Un milliard de publicité, 852 milliards de valorisation

Mise en regard de la valorisation que défend OpenAI, 852 milliards de dollars, la nouvelle recette pèse un peu plus d’un millième. Au rythme annoncé, il faudrait plus de huit siècles de publicité pour couvrir une seule fois cette valorisation. L’ordre de grandeur suffit à écarter l’idée que la publicité financerait aujourd’hui la machine.

Ce montant sert à prouver autre chose : qu’un troisième moteur de revenus tourne, à côté des abonnements, des contrats d’entreprise et de la facturation à l’usage des API (les interfaces de programmation par lesquelles un autre logiciel appelle les modèles).
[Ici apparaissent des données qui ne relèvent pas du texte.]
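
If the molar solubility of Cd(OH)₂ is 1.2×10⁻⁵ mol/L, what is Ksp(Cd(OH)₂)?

Ksp = 6.9×10⁻¹⁵

Cd(OH)₂(s) ⇌ Cd²⁺(aq) + 2 OH⁻(aq)
For each mole of Cd(OH)₂ that dissolves per liter, [Cd²⁺] = s and [OH⁻] = 2s; let s denote this solubility.
Ksp = [Cd²⁺][OH⁻]^2 = s · (2s)^2 = 4s^3
Ksp = 4 × (1.2×10⁻⁵)^3 = 6.9×10⁻¹⁵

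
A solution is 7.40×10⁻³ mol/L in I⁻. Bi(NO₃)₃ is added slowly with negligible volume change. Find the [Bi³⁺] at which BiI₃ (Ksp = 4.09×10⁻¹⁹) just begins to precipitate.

1.01×10⁻¹² M

The threshold for precipitation is Q = Ksp.
BiI₃(s) ⇌ Bi³⁺(aq) + 3 I⁻(aq)
Ksp = [Bi³⁺][I⁻]^3 = [Bi³⁺](7.40×10⁻³)^3
[Bi³⁺] = 4.09×10⁻¹⁹ / (7.40×10⁻³)^3 = 1.01×10⁻¹²
[Bi³⁺] = 1.01×10⁻¹² mol/L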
Devant des investisseurs qui redoutent une société mono-produit, la démonstration compte davantage que la somme. C’est un argument de diversification, et il fonctionne.

L’achat en libre-service ouvre l’inventaire à tout le monde

L’ouverture de l’Ads Manager, l’interface où l’annonceur réserve ses espaces seul, sans passer par un commercial, pèsera plus lourd que ce milliard. Elle ouvre simultanément en Inde, en Europe, au Moyen-Orient et en Afrique du Nord. Tant qu’une régie négocie ses campagnes une par une, elle choisit ses annonceurs. Dès qu’un formulaire et une carte bancaire suffisent, l’inventaire se remplit tout seul.
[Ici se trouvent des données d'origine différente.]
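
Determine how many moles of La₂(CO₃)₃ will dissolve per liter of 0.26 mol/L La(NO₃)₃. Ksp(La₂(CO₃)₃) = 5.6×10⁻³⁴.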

Toute l’histoire de la publicité en ligne dit la suite : le libre-service fait décoller le volume, et il fait entrer le tout-venant. Le prochain palier de recettes en dira donc moins long que l’identité des annonceurs qui l’auront produit.
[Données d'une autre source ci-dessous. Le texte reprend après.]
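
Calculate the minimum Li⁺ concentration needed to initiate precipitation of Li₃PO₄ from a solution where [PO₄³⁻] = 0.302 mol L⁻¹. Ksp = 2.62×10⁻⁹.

2.05×10⁻³ M

Each salt precipitates once Q = Ksp for that salt.
Li₃PO₄(s) ⇌ 3 Li⁺(aq) + PO₄³⁻(aq)
Ksp = [Li⁺]^3[PO₄³⁻] = [Li⁺]^3(0.302)
[Li⁺]^3 = 2.62×10⁻⁹ / (0.302) = 8.68×10⁻⁹
[Li⁺] = 2.05×10⁻³ mol L⁻¹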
Une réponse d’assistant n’a pas de colonne de droite

OpenAI avance deux garanties : les publicités sont clairement identifiées, et elles n’influencent pas les réponses. Les annonceurs n’obtiennent par ailleurs aucun accès aux conversations privées. La première promesse se vérifie à l’œil nu. La seconde, non.

Un moteur de recherche classique sépare la publicité par l’espace : un bloc en haut, une liste de liens en dessous, et vous arbitrez entre dix propositions. Un assistant conversationnel produit une réponse, une seule, déjà arbitrée pour vous. Le classement n’y est pas affiché, il est incorporé à la formulation. Et personne, de l’extérieur, ne peut comparer la réponse reçue avec celle qu’un ChatGPT sans annonceur aurait produite : aucun classement n’est publié, et l’expérience n’est pas reproductible.

L’incitation, elle, est bien nouvelle. Les publicités s’affichent pour les utilisateurs gratuits et pour les abonnés Go, l’offre d’entrée : ceux qui paient le moins en voient le plus. Chaque conversation devient une surface commercialisable, et cette surface a désormais un prix.

Vos agents passent par l’API, vos utilisateurs par ChatGPT

Si vous construisez sur les API facturées à l’usage, cette bascule ne touche pas votre pile technique : la publicité vit dans le produit grand public. Votre exposition est ailleurs. Vos utilisateurs, vos clients, vos collègues arrivent par ChatGPT, et ils y forment leur opinion sur un outil, une bibliothèque ou un fournisseur avant même de vous en parler.

La frontière à regarder est celle du bloc sponsorisé. Tant que la publicité reste dans un encadré à part, la promesse tient ; si des produits sponsorisés se mettent à apparaître à l’intérieur du texte généré, sous forme de recommandation, la séparation devient purement rhétorique. Chez Google, elle a déjà bougé : les formats publicitaires présentés à Google Marketing Live pour les réponses d’AI Mode sont conçus pour se glisser dans la recommandation elle-même plutôt que de rester en marge.

Le prochain run rate sera publié, commenté, comparé. La part des réponses de ChatGPT contenant un placement commercial, elle, restera hors du communiqué : rien n’oblige OpenAI à la publier.

Mon avis

La séparation entre la publicité et la réponse tiendra tant qu’elle coûtera peu à tenir. À un milliard de rythme annuel, elle ne coûte encore rien ; à dix milliards, elle coûtera une croissance déjà promise aux actionnaires, et c’est l’annonceur qui financera l’arbitrage. Je ne m’attends pas à une réponse truquée du jour au lendemain, mais à une érosion lente, faite de reformulations et de mises en avant défendables une par une. Le seul garde-fou sérieux serait l’audit externe du classement, et personne dans cette industrie n’a le moindre intérêt à l’inventer.